Elon Musk hints Starship rocket may explode on first orbital launch, predicting 50% chance of success and 'guaranteeing excitement'
- SpaceX is prepping for the first orbital launch of Starship as soon as Monday, April 17.
- Starship is the cornerstone rocket for Elon Musk's Mars ambitions.
SpaceX received a launch license from the Federal Aviation Administration on Friday to launch its Starship rocket to orbit. This license marked the last regulatory step between Starship and space.
The company spared no time in planning Starship's first orbital launch. Shortly after receiving the license, SpaceX tweeted that it was aiming to launch Starship as soon as Monday, April 17, kicking off CEO Elon Musk's ambitious scheme to eventually build an independent human settlement on Mars.
Musk has said that SpaceX is ready to launch Starship from its facilities in Boca Chica, Texas — an area the company calls "Starbase" — once it receives a launch license from the Federal Aviation Administration.
As with any first launch, though, a small flaw in the rocket's intricate hardware or software engineering could easily make everything go wrong.
In an interview at the Morgan Stanley Conference on March 7, Musk said the rocket has a 1 in 2 chance of not reaching orbit.
"I'm not saying it will get to orbit, but I am guaranteeing excitement," he said, adding: "Won't be boring!"
"I think it's got, I don't know, hopefully about a 50% chance of reaching orbit," Musk said, adding that SpaceX is building multiple Starship rockets and that overall, there's about an 80% chance one of them will reach orbit this year.
If the history of Starship's suborbital test flights tells us anything, it's that a failure to reach orbit could mean the rocket blows up.

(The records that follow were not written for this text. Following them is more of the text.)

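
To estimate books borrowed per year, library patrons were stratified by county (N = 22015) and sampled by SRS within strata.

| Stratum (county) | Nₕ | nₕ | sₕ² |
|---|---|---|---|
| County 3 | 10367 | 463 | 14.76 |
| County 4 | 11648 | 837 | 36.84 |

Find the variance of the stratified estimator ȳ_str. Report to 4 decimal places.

Var(ȳ_str) = Σₕ Wₕ²(1 − fₕ)sₕ²/nₕ with Wₕ = Nₕ/N, N = 22015.
County 3: Wₕ = 0.47090620; term = 0.47090620²·(1 − 0.04466094)·14.76/463 = 0.0067535437.
County 4: Wₕ = 0.52909380; term = 0.52909380²·(1 − 0.07185783)·36.84/837 = 0.011435996.
Sum = 0.01818954.

0.0182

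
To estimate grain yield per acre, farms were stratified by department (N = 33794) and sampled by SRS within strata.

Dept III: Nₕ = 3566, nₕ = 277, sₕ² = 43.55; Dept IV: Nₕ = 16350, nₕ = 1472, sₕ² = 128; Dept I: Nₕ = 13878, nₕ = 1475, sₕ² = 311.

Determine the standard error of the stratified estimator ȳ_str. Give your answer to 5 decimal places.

Var(ȳ_str) = Σₕ Wₕ²(1 − fₕ)sₕ²/nₕ with Wₕ = Nₕ/N, N = 33794.
Dept III: Wₕ = 0.10552169; term = 0.10552169²·(1 − 0.07767807)·43.55/277 = 0.0016146352.
Dept IV: Wₕ = 0.48381369; term = 0.48381369²·(1 − 0.09003058)·128/1472 = 0.018521889.
Dept I: Wₕ = 0.41066462; term = 0.41066462²·(1 − 0.10628333)·311/1475 = 0.031779188.
Sum = 0.051915712.
SE = √(0.051915712) = 0.22785.

0.22785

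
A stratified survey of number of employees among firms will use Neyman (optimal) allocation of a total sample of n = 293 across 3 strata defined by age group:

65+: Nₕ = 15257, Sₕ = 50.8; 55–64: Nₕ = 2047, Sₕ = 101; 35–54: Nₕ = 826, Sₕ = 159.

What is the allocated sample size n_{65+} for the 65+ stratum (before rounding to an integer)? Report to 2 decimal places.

Neyman allocation: nₕ = n·NₕSₕ / Σⱼ NⱼSⱼ.
Σ NⱼSⱼ = 15257·50.8 + 2047·101 + 826·159 = 1.1131366 × 10^6.
n_{65+} = 293·15257·50.8 / (1.1131366 × 10^6) = 204.01.

204.01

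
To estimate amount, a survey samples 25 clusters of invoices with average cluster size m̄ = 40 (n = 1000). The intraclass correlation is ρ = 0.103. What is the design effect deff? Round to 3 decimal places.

5.017

deff = 1 + (40 − 1)·0.103 = 1 + 4.017 = 5.017.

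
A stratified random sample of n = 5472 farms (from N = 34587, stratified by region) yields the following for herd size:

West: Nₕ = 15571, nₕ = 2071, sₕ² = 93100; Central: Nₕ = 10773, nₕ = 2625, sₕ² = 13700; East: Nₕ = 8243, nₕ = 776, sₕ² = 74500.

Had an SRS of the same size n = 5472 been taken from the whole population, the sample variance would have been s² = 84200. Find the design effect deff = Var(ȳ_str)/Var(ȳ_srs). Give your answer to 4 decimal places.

1.0208

Var(ȳ_str) = Σ Wₕ²(1−fₕ)sₕ²/nₕ with Wₕ = Nₕ/34587:
  West: (15571/34587)²·(1−2071/15571)·93100/2071 = 7.8993993
  Central: (10773/34587)²·(1−2625/10773)·13700/2625 = 0.38295977
  East: (8243/34587)²·(1−776/8243)·74500/776 = 4.9396959
  → Var(ȳ_str) = 13.222055.
Var(ȳ_srs) = (1 − 5472/34587)·84200/5472 = 12.952986.
deff = 13.222055 / 12.952986 = 1.0208.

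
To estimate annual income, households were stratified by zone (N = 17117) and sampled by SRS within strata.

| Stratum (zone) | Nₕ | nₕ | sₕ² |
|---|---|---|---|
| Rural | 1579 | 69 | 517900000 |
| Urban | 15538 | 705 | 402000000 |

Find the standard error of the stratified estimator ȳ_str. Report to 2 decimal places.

713.88

Var(ȳ_str) = Σₕ Wₕ²(1 − fₕ)sₕ²/nₕ with Wₕ = Nₕ/N, N = 17117.
Rural: Wₕ = 0.09224747; term = 0.09224747²·(1 − 0.04369854)·517900000/69 = 61080.221.
Urban: Wₕ = 0.90775253; term = 0.90775253²·(1 − 0.04537263)·402000000/705 = 448544.72.
Sum = 509624.94.
SE = √(509624.94) = 713.88.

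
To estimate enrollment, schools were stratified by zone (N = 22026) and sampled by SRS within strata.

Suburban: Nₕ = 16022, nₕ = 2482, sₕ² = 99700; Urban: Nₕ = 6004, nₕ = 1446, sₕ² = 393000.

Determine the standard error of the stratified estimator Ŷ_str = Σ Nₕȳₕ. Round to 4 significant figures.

127100

Var(Ŷ_str) = Σₕ Nₕ²(1 − fₕ)sₕ²/nₕ.
Suburban: 16022²·(1 − 2482/16022)·99700/2482 = 8.7142251 × 10^9.
Urban: 6004²·(1 − 1446/6004)·393000/1446 = 7.4377104 × 10^9.
Sum = 1.6151936 × 10^10.
SE = √(1.6151936 × 10^10) = 127100.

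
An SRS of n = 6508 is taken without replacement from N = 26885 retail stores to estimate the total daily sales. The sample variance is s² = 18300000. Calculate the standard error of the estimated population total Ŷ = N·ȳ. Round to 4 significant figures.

1.241 × 10^6

Var(Ŷ) = N²·Var(ȳ) = N²·(1 − n/N)·s²/n.
f = 6508/26885 = 0.24206807; Var(ȳ) = 0.75793193·18300000/6508 = 2131.2468.
Var(Ŷ) = 26885² · 2131.2468 = 1.5404721 × 10^12.
SE(Ŷ) = √(1.5404721 × 10^12) = 1.241 × 10^6.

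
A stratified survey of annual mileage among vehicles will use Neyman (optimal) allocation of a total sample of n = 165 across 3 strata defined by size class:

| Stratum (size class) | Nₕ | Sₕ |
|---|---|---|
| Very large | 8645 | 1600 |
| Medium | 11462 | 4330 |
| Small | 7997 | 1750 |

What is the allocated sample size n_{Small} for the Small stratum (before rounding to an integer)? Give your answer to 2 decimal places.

Neyman allocation: nₕ = n·NₕSₕ / Σⱼ NⱼSⱼ.
Σ NⱼSⱼ = 8645·1600 + 11462·4330 + 7997·1750 = 7.745721 × 10^7.
n_{Small} = 165·7997·1750 / (7.745721 × 10^7) = 29.81.

29.81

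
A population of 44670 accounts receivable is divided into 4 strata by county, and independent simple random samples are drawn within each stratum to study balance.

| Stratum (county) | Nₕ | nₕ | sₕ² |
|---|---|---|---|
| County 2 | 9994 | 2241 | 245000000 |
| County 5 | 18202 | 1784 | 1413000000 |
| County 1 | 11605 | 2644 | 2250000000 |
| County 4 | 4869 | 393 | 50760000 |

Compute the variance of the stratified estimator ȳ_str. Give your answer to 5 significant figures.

Var(ȳ_str) = Σₕ Wₕ²(1 − fₕ)sₕ²/nₕ with Wₕ = Nₕ/N, N = 44670.
County 2: Wₕ = 0.22372957; term = 0.22372957²·(1 − 0.22423454)·245000000/2241 = 4245.2322.
County 5: Wₕ = 0.40747705; term = 0.40747705²·(1 − 0.09801121)·1413000000/1784 = 118619.14.
County 1: Wₕ = 0.25979405; term = 0.25979405²·(1 − 0.22783283)·2250000000/2644 = 44349.71.
County 4: Wₕ = 0.10899933; term = 0.10899933²·(1 − 0.08071473)·50760000/393 = 1410.6751.
Sum = 168624.76.

168620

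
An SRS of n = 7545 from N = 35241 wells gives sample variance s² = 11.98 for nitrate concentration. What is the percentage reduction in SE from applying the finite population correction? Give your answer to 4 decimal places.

11.3488

f = n/N = 7545/35241 = 0.21409722.
SE_no-fpc = √(s²/n) = 0.03984729; SE_fpc = √((1−f)s²/n) = 0.035325084.
Ratio = √(1−f) = 0.88651158. Reduction = 100·(1 − 0.88651158) = 11.3488%.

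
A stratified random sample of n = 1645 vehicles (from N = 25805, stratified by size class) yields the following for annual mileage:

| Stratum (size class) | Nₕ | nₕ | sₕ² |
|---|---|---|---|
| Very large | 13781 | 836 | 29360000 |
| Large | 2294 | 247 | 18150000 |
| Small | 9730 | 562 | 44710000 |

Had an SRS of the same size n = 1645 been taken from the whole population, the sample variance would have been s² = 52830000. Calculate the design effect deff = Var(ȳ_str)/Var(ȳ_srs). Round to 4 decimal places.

0.6846

Var(ȳ_str) = Σ Wₕ²(1−fₕ)sₕ²/nₕ with Wₕ = Nₕ/25805:
  Very large: (13781/25805)²·(1−836/13781)·29360000/836 = 9408.5963
  Large: (2294/25805)²·(1−247/2294)·18150000/247 = 518.18305
  Small: (9730/25805)²·(1−562/9730)·44710000/562 = 10657.322
  → Var(ȳ_str) = 20584.101.
Var(ȳ_srs) = (1 − 1645/25805)·52830000/1645 = 30068.224.
deff = 20584.101 / 30068.224 = 0.6846.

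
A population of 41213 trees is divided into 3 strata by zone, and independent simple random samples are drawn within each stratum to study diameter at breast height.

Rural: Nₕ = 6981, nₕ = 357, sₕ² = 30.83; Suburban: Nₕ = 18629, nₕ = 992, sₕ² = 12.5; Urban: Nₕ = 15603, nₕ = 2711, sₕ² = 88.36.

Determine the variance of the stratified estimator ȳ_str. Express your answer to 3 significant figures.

Var(ȳ_str) = Σₕ Wₕ²(1 − fₕ)sₕ²/nₕ with Wₕ = Nₕ/N, N = 41213.
Rural: Wₕ = 0.16938830; term = 0.16938830²·(1 − 0.05113881)·30.83/357 = 0.0023511201.
Suburban: Wₕ = 0.45201757; term = 0.45201757²·(1 − 0.05325031)·12.5/992 = 0.0024374973.
Urban: Wₕ = 0.37859413; term = 0.37859413²·(1 − 0.17374864)·88.36/2711 = 0.0038599896.
Sum = 0.008648607.

0.00865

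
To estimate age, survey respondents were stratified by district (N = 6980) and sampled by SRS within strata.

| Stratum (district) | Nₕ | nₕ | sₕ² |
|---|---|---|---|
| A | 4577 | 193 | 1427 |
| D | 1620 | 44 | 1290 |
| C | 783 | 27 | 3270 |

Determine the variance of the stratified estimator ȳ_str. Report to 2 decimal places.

Var(ȳ_str) = Σₕ Wₕ²(1 − fₕ)sₕ²/nₕ with Wₕ = Nₕ/N, N = 6980.
A: Wₕ = 0.65573066; term = 0.65573066²·(1 − 0.04216736)·1427/193 = 3.0451401.
D: Wₕ = 0.23209169; term = 0.23209169²·(1 − 0.02716049)·1290/44 = 1.5363757.
C: Wₕ = 0.11217765; term = 0.11217765²·(1 − 0.03448276)·3270/27 = 1.4714879.
Sum = 6.0530037.

6.05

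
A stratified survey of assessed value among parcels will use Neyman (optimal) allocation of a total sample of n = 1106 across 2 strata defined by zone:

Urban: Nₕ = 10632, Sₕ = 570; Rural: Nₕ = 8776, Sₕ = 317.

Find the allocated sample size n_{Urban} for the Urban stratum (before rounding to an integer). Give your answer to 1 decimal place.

758.0

Neyman allocation: nₕ = n·NₕSₕ / Σⱼ NⱼSⱼ.
Σ NⱼSⱼ = 10632·570 + 8776·317 = 8.842232 × 10^6.
n_{Urban} = 1106·10632·570 / (8.842232 × 10^6) = 758.0.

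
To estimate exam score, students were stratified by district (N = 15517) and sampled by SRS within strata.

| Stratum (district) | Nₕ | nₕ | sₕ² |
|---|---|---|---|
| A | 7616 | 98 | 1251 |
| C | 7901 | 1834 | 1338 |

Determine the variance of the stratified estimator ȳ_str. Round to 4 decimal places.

Var(ȳ_str) = Σₕ Wₕ²(1 − fₕ)sₕ²/nₕ with Wₕ = Nₕ/N, N = 15517.
A: Wₕ = 0.49081652; term = 0.49081652²·(1 − 0.01286765)·1251/98 = 3.035603.
C: Wₕ = 0.50918348; term = 0.50918348²·(1 − 0.23212252)·1338/1834 = 0.1452437.
Sum = 3.1808467.

3.1808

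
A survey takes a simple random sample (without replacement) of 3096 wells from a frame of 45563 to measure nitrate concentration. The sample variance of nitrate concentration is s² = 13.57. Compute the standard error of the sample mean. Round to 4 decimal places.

0.0639

Under SRS without replacement, Var(ȳ) = (1 − f)·s²/n with f = n/N = 3096/45563 = 0.06794987.
Var(ȳ) = (1 − 0.06794987)·13.57/3096 = 0.93205013·0.0043830749 = 0.0040852456.
SE(ȳ) = √(0.0040852456) = 0.0639.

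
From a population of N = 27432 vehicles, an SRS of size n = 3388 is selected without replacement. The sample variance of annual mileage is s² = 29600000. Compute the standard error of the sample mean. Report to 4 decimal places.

87.5082

Under SRS without replacement, Var(ȳ) = (1 − f)·s²/n with f = n/N = 3388/27432 = 0.12350540.
Var(ȳ) = (1 − 0.12350540)·29600000/3388 = 0.87649460·8736.7178 = 7657.686.
SE(ȳ) = √(7657.686) = 87.5082.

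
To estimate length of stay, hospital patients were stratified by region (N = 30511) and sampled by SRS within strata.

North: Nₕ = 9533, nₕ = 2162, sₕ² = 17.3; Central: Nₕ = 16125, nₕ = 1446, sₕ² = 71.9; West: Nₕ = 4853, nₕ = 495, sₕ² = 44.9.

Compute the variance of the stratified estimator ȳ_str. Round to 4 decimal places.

Var(ȳ_str) = Σₕ Wₕ²(1 − fₕ)sₕ²/nₕ with Wₕ = Nₕ/N, N = 30511.
North: Wₕ = 0.31244469; term = 0.31244469²·(1 − 0.22679115)·17.3/2162 = 6.0399526 × 10^-4.
Central: Wₕ = 0.52849792; term = 0.52849792²·(1 − 0.08967442)·71.9/1446 = 0.012642819.
West: Wₕ = 0.15905739; term = 0.15905739²·(1 − 0.10199876)·44.9/495 = 0.0020607522.
Sum = 0.015307566.

0.0153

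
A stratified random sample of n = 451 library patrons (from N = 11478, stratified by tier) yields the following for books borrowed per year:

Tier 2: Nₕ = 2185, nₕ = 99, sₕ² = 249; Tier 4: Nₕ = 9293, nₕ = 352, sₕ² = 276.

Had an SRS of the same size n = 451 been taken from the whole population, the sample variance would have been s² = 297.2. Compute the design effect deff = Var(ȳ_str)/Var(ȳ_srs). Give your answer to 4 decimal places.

Var(ȳ_str) = Σ Wₕ²(1−fₕ)sₕ²/nₕ with Wₕ = Nₕ/11478:
  Tier 2: (2185/11478)²·(1−99/2185)·249/99 = 0.087015668
  Tier 4: (9293/11478)²·(1−352/9293)·276/352 = 0.49451106
  → Var(ȳ_str) = 0.58152673.
Var(ȳ_srs) = (1 − 451/11478)·297.2/451 = 0.63308703.
deff = 0.58152673 / 0.63308703 = 0.9186.

0.9186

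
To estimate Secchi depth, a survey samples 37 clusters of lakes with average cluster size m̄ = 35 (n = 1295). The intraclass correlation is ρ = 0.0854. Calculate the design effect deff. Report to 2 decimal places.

deff = 1 + (35 − 1)·0.0854 = 1 + 2.9036 = 3.9036.

3.90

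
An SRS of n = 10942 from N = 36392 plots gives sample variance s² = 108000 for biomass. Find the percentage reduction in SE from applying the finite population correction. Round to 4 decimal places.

f = n/N = 10942/36392 = 0.30067048.
SE_no-fpc = √(s²/n) = 3.1416914; SE_fpc = √((1−f)s²/n) = 2.6272685.
Ratio = √(1−f) = 0.83625924. Reduction = 100·(1 − 0.83625924) = 16.3741%.

16.3741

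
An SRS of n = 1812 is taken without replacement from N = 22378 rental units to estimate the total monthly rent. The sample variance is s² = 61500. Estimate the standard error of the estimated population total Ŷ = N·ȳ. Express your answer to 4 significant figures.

125000

Var(Ŷ) = N²·Var(ȳ) = N²·(1 − n/N)·s²/n.
f = 1812/22378 = 0.08097238; Var(ȳ) = 0.91902762·61500/1812 = 31.192162.
Var(Ŷ) = 22378² · 31.192162 = 1.5620251 × 10^10.
SE(Ŷ) = √(1.5620251 × 10^10) = 125000.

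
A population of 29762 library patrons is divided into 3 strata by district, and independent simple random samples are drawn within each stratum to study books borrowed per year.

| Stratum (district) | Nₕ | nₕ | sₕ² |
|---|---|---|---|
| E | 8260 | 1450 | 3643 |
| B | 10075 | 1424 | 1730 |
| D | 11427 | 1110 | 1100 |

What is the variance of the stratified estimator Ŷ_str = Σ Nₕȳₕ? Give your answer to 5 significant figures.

3.6404 × 10^8

Var(Ŷ_str) = Σₕ Nₕ²(1 − fₕ)sₕ²/nₕ.
E: 8260²·(1 − 1450/8260)·3643/1450 = 1.4132478 × 10^8.
B: 10075²·(1 − 1424/10075)·1730/1424 = 1.0588818 × 10^8.
D: 11427²·(1 − 1110/11427)·1100/1110 = 1.1683027 × 10^8.
Sum = 3.6404323 × 10^8.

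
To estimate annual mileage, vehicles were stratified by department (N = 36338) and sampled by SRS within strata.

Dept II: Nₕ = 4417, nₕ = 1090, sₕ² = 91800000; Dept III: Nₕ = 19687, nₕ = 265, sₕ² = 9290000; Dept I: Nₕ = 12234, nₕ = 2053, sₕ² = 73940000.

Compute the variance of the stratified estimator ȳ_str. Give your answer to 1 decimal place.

Var(ȳ_str) = Σₕ Wₕ²(1 − fₕ)sₕ²/nₕ with Wₕ = Nₕ/N, N = 36338.
Dept II: Wₕ = 0.12155320; term = 0.12155320²·(1 − 0.24677383)·91800000/1090 = 937.29077.
Dept III: Wₕ = 0.54177445; term = 0.54177445²·(1 − 0.01346066)·9290000/265 = 10151.291.
Dept I: Wₕ = 0.33667235; term = 0.33667235²·(1 − 0.16781102)·73940000/2053 = 3397.2489.
Sum = 14485.831.

14485.8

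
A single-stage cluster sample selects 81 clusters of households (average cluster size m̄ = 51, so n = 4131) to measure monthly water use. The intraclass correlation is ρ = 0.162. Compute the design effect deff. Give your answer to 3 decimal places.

deff = 1 + (51 − 1)·0.162 = 1 + 8.1 = 9.1.

9.100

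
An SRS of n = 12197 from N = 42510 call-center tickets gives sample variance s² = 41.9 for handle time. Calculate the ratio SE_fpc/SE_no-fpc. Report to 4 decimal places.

f = n/N = 12197/42510 = 0.28692072.
SE_no-fpc = √(s²/n) = 0.058611185; SE_fpc = √((1−f)s²/n) = 0.049493641.
Ratio = √(1−f) = 0.84444021.

0.8444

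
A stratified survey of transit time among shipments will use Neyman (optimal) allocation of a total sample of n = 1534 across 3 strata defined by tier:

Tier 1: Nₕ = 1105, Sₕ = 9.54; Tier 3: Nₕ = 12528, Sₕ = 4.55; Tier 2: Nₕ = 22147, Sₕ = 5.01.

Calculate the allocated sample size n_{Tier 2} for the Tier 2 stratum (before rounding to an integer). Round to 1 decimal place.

Neyman allocation: nₕ = n·NₕSₕ / Σⱼ NⱼSⱼ.
Σ NⱼSⱼ = 1105·9.54 + 12528·4.55 + 22147·5.01 = 178500.57.
n_{Tier 2} = 1534·22147·5.01 / 178500.57 = 953.5.

953.5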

Starship has exploded before, but its future could be bright
If successful, the launch will prove the world's first fully reusable orbital rocket, setting the stage for SpaceX to revolutionize the orbital economy.
Starship and its 230 ft-tall booster, Super Heavy, are both designed to land themselves back on Earth to fly again another day.
That's a major money-saving measure, since SpaceX would not have to build a new upper stage for every rocket launch. Starship is also designed to haul giant payloads into space, up to 250 metric tonnes of payload into orbit, up to 150 metric tonnes if the rocket is to be reused, per the SpaceX website.
This would increase efficiency to make it cheaper to send satellites, spacecraft, cargo, and people into Earth's orbit and beyond, to the moon and Mars.
Starship's promise of reusability and sheer flight power has made it attractive to NASA, which selected the vehicle to land its astronauts on the moon again for the first time since 1972. The agency aims to achieve that historic moon landing in the mid-2020s.
First, though, Starship has to orbit Earth and return safely. Two years ago, SpaceX completed a series of test flights, launching Starship prototypes six miles into the air above Boca Chica.
The first four exploded, with only one sticking the landing before it blew up.
Finally, the fifth Starship prototype roared 33,000 feet into the air, cut its engines to plunge back toward Earth, then reignited them just in time to flip itself upright and lower gently onto the landing pad.
Starship hasn't flown since. Its first attempt to fly to orbit will be its biggest test yet.